Slowly, the work began to compound. Now, more than a decade later, Morcho believes the world is finally catching up.

These photographs opened the door. Rather than stopping at visibility, Morcho started asking a different question: once someone could finally see themselves, how would they get hired?

From Representation to Opportunity with STUD+

As the project matured, STUD+ expanded beyond image-making into career development.

Hence, what began with local event flyers evolved into an international creative network. Along the way, STUD+ trained talent and helped models build professional portfolios. The organization also connected models with casting opportunities and paid work.

In addition, it published a magazine and hosted professional bootcamps. STUD+ further linked photographers, creatives, and collaborators across the globe.

Today, its network stretches across the United States, Canada, the United Kingdom, Australia, South Africa, Nigeria, and beyond.

Courtesy of STUD+

Brands, sports organizations, and media companies are beginning to seek more authentic representations of gender, increasing demand for the kinds of people STUD+ has been preparing all along.

“Hopefully we’re in the right place at the right time,” she said.

But if the search bar revealed the original problem, Morcho no longer believes the internet alone can preserve the solution.

Today, she’s increasingly interested in something much older — books.

An Archive for the Next Generation

Over the years, STUD+ has published magazines and printed collections documenting the people, stories, and styles that have passed through the project.

Courtesy of STUD Model Project

For Morcho, that work is also about permanence.

“If anything were to happen, I want someone to be able to find this in a library,” she said.

For her, permanence isn’t measured by clicks.

“We are seeing a renaissance where physical media is going to return,” she said. “People want to feel real, authentic connections again.”

Then she offered the simplest explanation.

“There is something that happens when you flip through a photo book that swiping through 20,000 photos on your phone doesn’t do.”

Perhaps that’s why the photographs were never enough.

When Teresa Morcho first searched for people like herself online, she found a void.

Today, the project that began with a single camera has grown into an international platform spanning magazines, a global community app, educational bootcamps, casting opportunities, and talent representation.

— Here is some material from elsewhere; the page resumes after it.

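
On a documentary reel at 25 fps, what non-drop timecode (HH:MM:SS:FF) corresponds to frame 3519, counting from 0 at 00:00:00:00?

3519 ÷ 25 = 140 full seconds, remainder 19 frames.
140 s = 0 h 2 min 20 s.
Timecode: 00:02:20:19.

00:02:20:19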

It has become a record—a growing archive of people, stories, and ways of being that might otherwise have been overlooked, flattened, or forgotten.

Courtesy of STUD Model Project

“It’s why we put the ‘+’ after Stud,” she said. “Whoever relates to this spectrum—even people who have transitioned from being a stud—you are welcome, and your story can be told here however you see fit.”

Long after today’s platforms disappear and tomorrow’s algorithms change, someone else will go looking. This time, they’ll find that someone was here before them.